Since snow doesn't distinguish between all the different colors of light, they all get reflected back and so the snow appears white. So here is a question for you: What happens if you take an ice cube and you start scraping off a pile of ice flakes? Would the pile look clear like the ice cube or would it look white like snow? Actually, if you have a really large chunk of ice (for example, a glacier) you will notice that the ice looks a little blue, not clear. This is because ice absorbs red light better than blue light. As light travels through the ice, it has less and less red in it but the same amount of blue, so it appears bluish.


Answer 2:

I believe the difference is that snow is made up of a bunch of small water crystals where big blocks of ice are not.

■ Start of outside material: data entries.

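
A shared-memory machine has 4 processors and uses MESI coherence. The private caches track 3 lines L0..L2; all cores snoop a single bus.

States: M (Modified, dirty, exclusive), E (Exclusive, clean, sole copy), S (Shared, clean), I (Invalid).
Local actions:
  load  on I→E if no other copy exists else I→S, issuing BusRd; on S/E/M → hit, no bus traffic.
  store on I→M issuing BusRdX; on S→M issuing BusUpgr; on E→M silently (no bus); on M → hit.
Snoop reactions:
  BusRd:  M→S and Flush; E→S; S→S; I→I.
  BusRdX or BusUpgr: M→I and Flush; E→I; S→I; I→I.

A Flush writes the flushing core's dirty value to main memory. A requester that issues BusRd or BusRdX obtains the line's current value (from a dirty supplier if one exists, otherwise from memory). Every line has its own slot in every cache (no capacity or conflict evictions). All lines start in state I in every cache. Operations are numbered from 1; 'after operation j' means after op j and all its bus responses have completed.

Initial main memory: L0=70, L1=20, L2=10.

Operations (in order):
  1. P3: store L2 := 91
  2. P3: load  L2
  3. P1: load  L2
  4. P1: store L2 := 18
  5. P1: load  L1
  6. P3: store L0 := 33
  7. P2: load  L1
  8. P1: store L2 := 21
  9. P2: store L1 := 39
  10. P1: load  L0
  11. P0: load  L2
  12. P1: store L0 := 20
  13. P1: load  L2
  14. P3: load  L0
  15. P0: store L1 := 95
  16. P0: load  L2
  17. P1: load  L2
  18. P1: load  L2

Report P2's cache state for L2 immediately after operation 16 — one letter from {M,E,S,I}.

step 1: P3: store L2 := 91  ⟶  IIIM  (L2)  txn=BusRdX  M[L2]=10
step 2: P3: load  L2  ⟶  IIIM  (L2)  txn=∅  M[L2]=10
step 3: P1: load  L2  ⟶  ISIS  (L2)  txn=BusRd+Flush  M[L2]=91
step 4: P1: store L2 := 18  ⟶  IMII  (L2)  txn=BusUpgr  M[L2]=91
step 5: P1: load  L1  ⟶  IEII  (L1)  txn=BusRd  M[L1]=20
step 6: P3: store L0 := 33  ⟶  IIIM  (L0)  txn=BusRdX  M[L0]=70
step 7: P2: load  L1  ⟶  ISSI  (L1)  txn=BusRd  M[L1]=20
step 8: P1: store L2 := 21  ⟶  IMII  (L2)  txn=∅  M[L2]=91
step 9: P2: store L1 := 39  ⟶  IIMI  (L1)  txn=BusUpgr  M[L1]=20
step 10: P1: load  L0  ⟶  ISIS  (L0)  txn=BusRd+Flush  M[L0]=33
step 11: P0: load  L2  ⟶  SSII  (L2)  txn=BusRd+Flush  M[L2]=21
step 12: P1: store L0 := 20  ⟶  IMII  (L0)  txn=BusUpgr  M[L0]=33
step 13: P1: load  L2  ⟶  SSII  (L2)  txn=∅  M[L2]=21
step 14: P3: load  L0  ⟶  ISIS  (L0)  txn=BusRd+Flush  M[L0]=20
step 15: P0: store L1 := 95  ⟶  MIII  (L1)  txn=BusRdX+Flush  M[L1]=39
step 16: P0: load  L2  ⟶  SSII  (L2)  txn=∅  M[L2]=21
step 17: P1: load  L2  ⟶  SSII  (L2)  txn=∅  M[L2]=21
step 18: P1: load  L2  ⟶  SSII  (L2)  txn=∅  M[L2]=21

state = I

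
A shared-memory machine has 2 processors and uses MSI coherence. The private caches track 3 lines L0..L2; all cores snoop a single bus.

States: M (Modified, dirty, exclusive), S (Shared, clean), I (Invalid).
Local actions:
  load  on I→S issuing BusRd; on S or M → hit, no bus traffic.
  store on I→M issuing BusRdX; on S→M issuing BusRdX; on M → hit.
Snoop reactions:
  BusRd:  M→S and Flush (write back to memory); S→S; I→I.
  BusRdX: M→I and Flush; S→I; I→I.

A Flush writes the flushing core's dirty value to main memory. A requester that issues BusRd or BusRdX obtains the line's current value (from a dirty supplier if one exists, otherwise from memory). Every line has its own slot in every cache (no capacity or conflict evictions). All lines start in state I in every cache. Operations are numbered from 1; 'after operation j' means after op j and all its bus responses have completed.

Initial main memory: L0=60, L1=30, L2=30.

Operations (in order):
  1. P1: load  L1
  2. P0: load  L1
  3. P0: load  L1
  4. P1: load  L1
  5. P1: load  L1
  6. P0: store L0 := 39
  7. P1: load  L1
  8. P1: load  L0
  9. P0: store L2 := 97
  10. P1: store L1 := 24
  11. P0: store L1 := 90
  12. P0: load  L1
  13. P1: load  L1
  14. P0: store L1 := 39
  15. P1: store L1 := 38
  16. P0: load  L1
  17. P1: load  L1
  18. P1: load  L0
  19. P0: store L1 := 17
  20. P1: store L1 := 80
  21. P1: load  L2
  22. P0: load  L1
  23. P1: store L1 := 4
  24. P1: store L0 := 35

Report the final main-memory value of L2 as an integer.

memory[L2] = 97

[1] P1: load  L1 | P0:I, P1:S(30) | bus: BusRd
[2] P0: load  L1 | P0:S(30), P1:S(30) | bus: BusRd
[3] P0: load  L1 | P0:S(30), P1:S(30) | bus: none
[4] P1: load  L1 | P0:S(30), P1:S(30) | bus: none
[5] P1: load  L1 | P0:S(30), P1:S(30) | bus: none
[6] P0: store L0 := 39 | P0:M(39), P1:I | bus: BusRdX
[7] P1: load  L1 | P0:S(30), P1:S(30) | bus: none
[8] P1: load  L0 | P0:S(39), P1:S(39) | bus: BusRd,Flush
[9] P0: store L2 := 97 | P0:M(97), P1:I | bus: BusRdX
[10] P1: store L1 := 24 | P0:I, P1:M(24) | bus: BusRdX
[11] P0: store L1 := 90 | P0:M(90), P1:I | bus: BusRdX,Flush
[12] P0: load  L1 | P0:M(90), P1:I | bus: none
[13] P1: load  L1 | P0:S(90), P1:S(90) | bus: BusRd,Flush
[14] P0: store L1 := 39 | P0:M(39), P1:I | bus: BusRdX
[15] P1: store L1 := 38 | P0:I, P1:M(38) | bus: BusRdX,Flush
[16] P0: load  L1 | P0:S(38), P1:S(38) | bus: BusRd,Flush
[17] P1: load  L1 | P0:S(38), P1:S(38) | bus: none
[18] P1: load  L0 | P0:S(39), P1:S(39) | bus: none
[19] P0: store L1 := 17 | P0:M(17), P1:I | bus: BusRdX
[20] P1: store L1 := 80 | P0:I, P1:M(80) | bus: BusRdX,Flush
[21] P1: load  L2 | P0:S(97), P1:S(97) | bus: BusRd,Flush
[22] P0: load  L1 | P0:S(80), P1:S(80) | bus: BusRd,Flush
[23] P1: store L1 := 4 | P0:I, P1:M(4) | bus: BusRdX
[24] P1: store L0 := 35 | P0:I, P1:M(35) | bus: BusRdX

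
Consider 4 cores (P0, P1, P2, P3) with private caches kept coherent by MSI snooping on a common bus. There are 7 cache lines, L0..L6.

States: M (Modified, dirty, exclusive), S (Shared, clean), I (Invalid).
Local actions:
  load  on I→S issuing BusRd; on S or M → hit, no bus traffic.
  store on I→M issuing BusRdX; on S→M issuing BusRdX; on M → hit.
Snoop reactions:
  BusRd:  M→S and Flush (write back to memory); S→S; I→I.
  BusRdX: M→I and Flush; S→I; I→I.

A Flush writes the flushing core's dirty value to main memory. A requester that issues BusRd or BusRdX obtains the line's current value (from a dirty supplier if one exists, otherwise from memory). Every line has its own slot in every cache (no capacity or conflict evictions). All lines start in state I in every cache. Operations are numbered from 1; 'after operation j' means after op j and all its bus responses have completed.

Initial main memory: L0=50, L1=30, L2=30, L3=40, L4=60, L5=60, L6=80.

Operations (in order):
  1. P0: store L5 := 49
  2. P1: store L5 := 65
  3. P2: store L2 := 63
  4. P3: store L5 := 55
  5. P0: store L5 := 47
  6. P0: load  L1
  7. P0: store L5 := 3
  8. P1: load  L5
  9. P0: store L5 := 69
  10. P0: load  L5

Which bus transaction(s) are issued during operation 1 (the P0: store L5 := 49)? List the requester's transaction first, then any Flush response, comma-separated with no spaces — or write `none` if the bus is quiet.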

All the crystals in the snow would tend to reflect the light in all sorts of directions with the net effect that a lot of the light that hits a pile of snow is reflected, making the snow look white. With ice, more of the light is transmitted through which makes the ice seem colorless.

An even more dramatic example is the difference between diamonds and graphite, both are carbon. Diamonds have a crystalline structure and tend to reflect light in interesting ways. Graphite does not have the same crystal structure and looks black.